Il n’y a pas que le réchauffement climatique : urbanisation croissante, aménagement du territoire…
Des facteurs non climatiques expliquent aussi l’ampleur de ces inondations. D’abord, il y a le fait que les sols étaient gorgés d’eau à la suite de précipitations antérieures et qu’ils avaient, par conséquent, une moins grande capacité d’absorption. Et il y a surtout, un phénomène d’artificialisation des sols, d’étalement urbain ; les sols deviennent de plus en plus imperméables et sont moins capables d’absorber des précipitations intenses. Les plans d’urbanisme doivent être revus à l’aube des changements climatiques. Par ailleurs, au-delà des inondations et du contexte européen, une grande question qui doit se poser, c’est la question de l’habitabilité : quelles sont les zones qui vont être sûres demain ? Ces zones ne sont pas celles d’hier. L’enjeu est de repenser la distribution géographique de la population.
Ça signifie relocaliser des populations entières ?
C’est ce que font déjà toute une série de pays du sud. Le Vietnam, par exemple, a mis en place un plan depuis une dizaine d’années qui s’appelle Living with flood (Vivre avec les inondations en français) et qui vise à déplacer, manu militari, des villages du Delta du Mékong vers les collines avoisinantes de manière à réduire le risque d’inondation pour ces populations. En 2019, le gouvernement indonésien a pris la décision de déplacer Djakarta de l’île de Java vers l’île de Bornéo parce qu’il craignait le risque de submersion permanente. En Europe, on n’est pas dans cette logique de relocalisation. Je pense qu’il faudra immanquablement y arriver.
Les sinistrés sont-ils prêts à quitter leur région suite à un tel événement ?
Non, la plupart des gens sont attachés à l’endroit où ils habitent. A cet égard, l’exemple de la tempête Xynthia qui a ravagé la France est tout à fait intéressant. Le gouvernement avait tenté de relocaliser les populations. Il leur avait proposé des conditions financières très intéressantes pour le rachat de leur maison et de leur terrain, et malgré ça, les gens n’ont pas voulu bouger. D’où l’intérêt de l’anticiper au maximum. Si vous arrachez quelqu’un de sa maison maintenant, il va forcément y avoir des résistances et un traumatisme. Par contre, si vous dites que les enfants de cette personne ne pourront plus y habiter, vous vous donnez davantage de chances de réussir. D’expérience, pour avoir accompagné pas mal de gouvernements dans ce processus, il faut impliquer au maximum la population.
La responsabilité du monde politique est-elle engagée ?

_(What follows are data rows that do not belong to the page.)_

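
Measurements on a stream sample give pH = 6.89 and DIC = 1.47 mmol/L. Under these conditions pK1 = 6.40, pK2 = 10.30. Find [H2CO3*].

α₀ = 1 / (1 + K1/[H⁺] + K1K2/[H⁺]²) = 1 / (1 + 10^+0.49 + 10^-2.92)
   = 1 / (1 + 3.0903 + 0.0012023) = 1/4.0915 = 0.2444
[CO2*] = α₀ × DIC = 0.2444 × 1.47 = 0.359 mmol/L

[CO2*] = 0.359 mmol/L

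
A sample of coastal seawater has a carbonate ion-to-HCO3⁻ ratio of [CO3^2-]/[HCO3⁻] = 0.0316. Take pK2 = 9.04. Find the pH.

From K2 = [H⁺][CO3^2-]/[HCO3⁻]:  pH = pK2 + log₁₀([CO3^2-]/[HCO3⁻])
log₁₀(0.0316) = -1.500
pH = 9.04 + (-1.500) = 7.54

pH = 7.54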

Il y a certainement une responsabilité politique isolée qui doit être pointée du doigt. On ne peut plus avoir des bourgmestres qui délivrent des permis de bâtir en zone inondable. Les déclarations à la légère de certains bourgmestres peuvent d’ailleurs avoir des conséquences criminelles. Le bilan le dira. A côté de ça, il existe une responsabilité politique qui est très déliée et qui touche l’ensemble des autorités des pays industrialisés. Une sorte de défaut de prévoyance en ce qui concerne l’adaptation aux changements climatiques. Si chacun peut faire un effort pour réduire les émissions de gaz à effet de serre, l’adaptation aux conséquences du changement climatique doit venir des pouvoirs publics. Les petits gestes individuels ne suffisent pas, il faut une impulsion politique.